Puppet seems like a good answer on the configuration management end of the sysadmin house. Is there room for a Ruby solution on the monitoring side as well? Or do you think nagios, mon, or some other solution have that all sewn up? (If so, which one?)

There is a Ruby solution that I quite like for monitoring called “god”. It is very immature compared to Nagios or others of that ilk but it has some interesting concepts. You can see it at god.rubyforge.org. I think there is always room for new ideas and new approaches in system administration tools.

Since you were learning Ruby and Puppet at the same time, what kinds of things did Puppet teach you about the language?

Well I had little understanding of classes, modules and related concepts—actually very little OO experience. Understanding Puppet required gaining an understanding of Ruby’s OO nature. That has also made a big difference to how I code overall.

What kinds of things did writing the book teach you about Ruby and Puppet?

Well I hadn’t looked at storing hosts in LDAP or had much experience with Mongrel. Writing the book meant I had to delve quite deeply into both. Also explaining to people how to create your own extensions to Puppet to manage other resources also meant I had to ensure I learnt enough Ruby to comfortably explain the concepts involved.

Can you show us a little bit of Puppet in action?

Well I can show you a very simple example of managing a resource. Let’s say you wanted to ensure the sshd service was enabled and running on hosts. In Puppet you would define the following resource:

service { "sshd":
~  enable => true,
~  ensure => running,
}
>

And that’s it! You can then assign this resource to the hosts which need it and Puppet will automatically ensure that the service is enabled and started. The best thing is that this same resource definition will work on Red Hat, Debian, Solaris, BSD and others. This is the magic of Puppet’s configuration abstraction – you only need to define what the resource should look like. Puppet takes cares of the how.

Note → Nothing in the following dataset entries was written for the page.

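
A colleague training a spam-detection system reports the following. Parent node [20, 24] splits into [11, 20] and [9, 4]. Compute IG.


Parent = [20, 24], H_parent = 0.994
H_left = 0.9383 (n=31), H_right = 0.8905 (n=13)
H_children = (31/44)·0.9383 + (13/44)·0.8905 = 0.9242
IG = 0.994 - 0.9242 = 0.0698

0.0698


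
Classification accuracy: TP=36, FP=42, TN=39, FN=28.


Accuracy = (TP+TN)/(TP+TN+FP+FN)
= (36+39)/(145)
= 75/145 = 51.72%

51.72%


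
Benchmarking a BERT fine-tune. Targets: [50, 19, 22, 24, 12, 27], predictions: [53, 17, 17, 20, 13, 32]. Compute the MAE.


Absolute errors: |50-53|=3, |19-17|=2, |22-17|=5, |24-20|=4, |12-13|=1, |27-32|=5
Sum = 20
MAE = 20/6 = 10/3

10/3


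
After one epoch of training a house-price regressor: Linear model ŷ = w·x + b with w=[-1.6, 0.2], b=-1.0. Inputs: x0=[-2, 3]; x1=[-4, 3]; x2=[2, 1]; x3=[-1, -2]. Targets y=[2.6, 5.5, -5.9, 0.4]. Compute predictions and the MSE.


ŷ0 = (-1.6)·(-2) + (0.2)·(3) - 1.0 = 2.8
ŷ1 = (-1.6)·(-4) + (0.2)·(3) - 1.0 = 6.0
ŷ2 = (-1.6)·(2) + (0.2)·(1) - 1.0 = -4.0
ŷ3 = (-1.6)·(-1) + (0.2)·(-2) - 1.0 = 0.2
errors² = [0.04, 0.25, 3.61, 0.04]
MSE = 3.9400/4 = 0.985

0.985


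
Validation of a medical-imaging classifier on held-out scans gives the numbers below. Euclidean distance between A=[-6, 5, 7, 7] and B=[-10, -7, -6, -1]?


d = √((-6+ 10)² + (5+ 7)² + (7+ 6)² + (7+ 1)²)
  = √(16 + 144 + 169 + 64)
  = √393 = 19.8242

19.8242


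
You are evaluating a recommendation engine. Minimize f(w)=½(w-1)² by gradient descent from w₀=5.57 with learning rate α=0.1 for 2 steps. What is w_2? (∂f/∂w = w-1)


step 1: grad = 5.57-1 = 4.57; w = 5.57 - 0.1·(4.57) = 5.113
step 2: grad = 5.113-1 = 4.113; w = 5.113 - 0.1·(4.113) = 4.7017

4.7017


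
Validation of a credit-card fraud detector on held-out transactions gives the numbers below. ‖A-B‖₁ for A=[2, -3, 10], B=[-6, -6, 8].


d = |2+ 6| + |-3+ 6| + |10-8|
  = 8 + 3 + 2
  = 13

13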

What’s the coolest thing you’ve done (or seen someone else do) with Puppet?

That is a hard choice because lots of people are doing lots of cool things. There is a large multi-coloured search engine company who are managing many thousands of OS X desktops with Puppet and the Fedora Project who use it to manage all of their infrastructure.

Probably the coolest thing I see is how people use Puppet in ways I hadn’t considered. I regularly see people on the mailing list and IRC channel say “Wow – I just found out the syntax can do x”. I look at what they have posted and they have often found some new way to take advantage of the language to configure hosts. It is being part of this sort of community that makes working with Puppet very cool.

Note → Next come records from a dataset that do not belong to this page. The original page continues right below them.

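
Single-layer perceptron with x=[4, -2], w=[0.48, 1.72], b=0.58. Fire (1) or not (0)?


z = (4)·(0.48) + (-2)·(1.72) + 0.58
  = -0.94
step(z) = 0 (z<0)

0


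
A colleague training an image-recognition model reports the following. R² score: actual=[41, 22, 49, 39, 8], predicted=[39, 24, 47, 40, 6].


ȳ = 31.8
SS_res = Σ(y-ŷ)² = 17
SS_tot = Σ(y-ȳ)² = 1094.8
R² = 1 - SS_res/SS_tot = 1 - 0.0155 = 0.9845

0.9845


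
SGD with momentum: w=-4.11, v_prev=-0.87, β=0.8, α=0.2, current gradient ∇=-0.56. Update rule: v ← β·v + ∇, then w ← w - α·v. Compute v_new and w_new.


v_new = 0.8·-0.87 - 0.56 = -0.696 - 0.56 = -1.256
w_new = -4.11 - 0.2·-1.256 = -4.11 + 0.2512 = -3.8588

v_new=-1.256, w_new=-3.8588


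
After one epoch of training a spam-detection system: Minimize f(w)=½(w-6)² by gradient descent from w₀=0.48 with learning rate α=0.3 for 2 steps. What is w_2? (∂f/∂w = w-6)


step 1: grad = 0.48-6 = -5.52; w = 0.48 - 0.3·(-5.52) = 2.136
step 2: grad = 2.136-6 = -3.864; w = 2.136 - 0.3·(-3.864) = 3.2952

3.2952


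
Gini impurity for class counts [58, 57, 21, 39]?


Probabilities: [58/175, 57/175, 21/175, 39/175] ≈ [0.3314, 0.3257, 0.12, 0.2229]
Σpᵢ² = (3364 + 3249 + 441 + 1521)/175² = 8575/30625
Gini = 1 - Σpᵢ² = 1 - 8575/30625 = 0.72

0.72


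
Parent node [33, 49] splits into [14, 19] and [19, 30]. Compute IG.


Parent = [33, 49], H_parent = 0.9724
H_left = 0.9834 (n=33), H_right = 0.9633 (n=49)
H_children = (33/82)·0.9834 + (49/82)·0.9633 = 0.9714
IG = 0.9724 - 0.9714 = 0.001

0.001


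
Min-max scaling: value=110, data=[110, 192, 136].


min=110, max=192
(110-110)/(192-110) = 0/82 = 0.0

0.0


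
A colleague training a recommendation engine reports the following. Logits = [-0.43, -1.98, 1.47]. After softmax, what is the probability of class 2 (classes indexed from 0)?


Exponentials: e^-0.43=0.6505, e^-1.98=0.1381, e^1.47=4.3492
Sum = 5.1378
Softmax = [0.1266, 0.0269, 0.8465]
p[2] = 4.3492/5.1378 = 0.8465

0.8465


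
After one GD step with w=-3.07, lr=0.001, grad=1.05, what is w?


w_new = w - α·∇
= -3.07 - 0.001·1.05
= -3.07 - 0.00105
= -3.07105

-3.07105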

What non-Puppet Ruby projects are you watching/using?

I’ve recently started playing with rbot—an IRC bot written in Ruby. That also led me to another IRC bot framework called Autumn Leaves. But generally due to a distinct lack of time most of my focus is on Puppet and Facter.

Who gets the credit (Or is it blame?) for the title of your book, “Pulling Strings with Puppet”?

That’d be my editor and the marketing guys at Apress. Do you know how excited marketing people are when a product allows amusing alliteration and puns? :) But I like it – it’s both kitsch and catchy.

2 comments:

Tim Harper said...

Pat,

Thanks for the posting the interview, you're always creating tons of value in the ruby community. (and thanks James, for the insight!).

This has sparked my attention and made me want to learn about implementing puppet myself, as manual sysadmin can become such a chore.

Tim

Anonymous said...

Thank you for sharing the interview with James. This new programming languages will really helpful for user mostly in system administrators. It seems easy to use and manage even to beginners not become complicated in using them.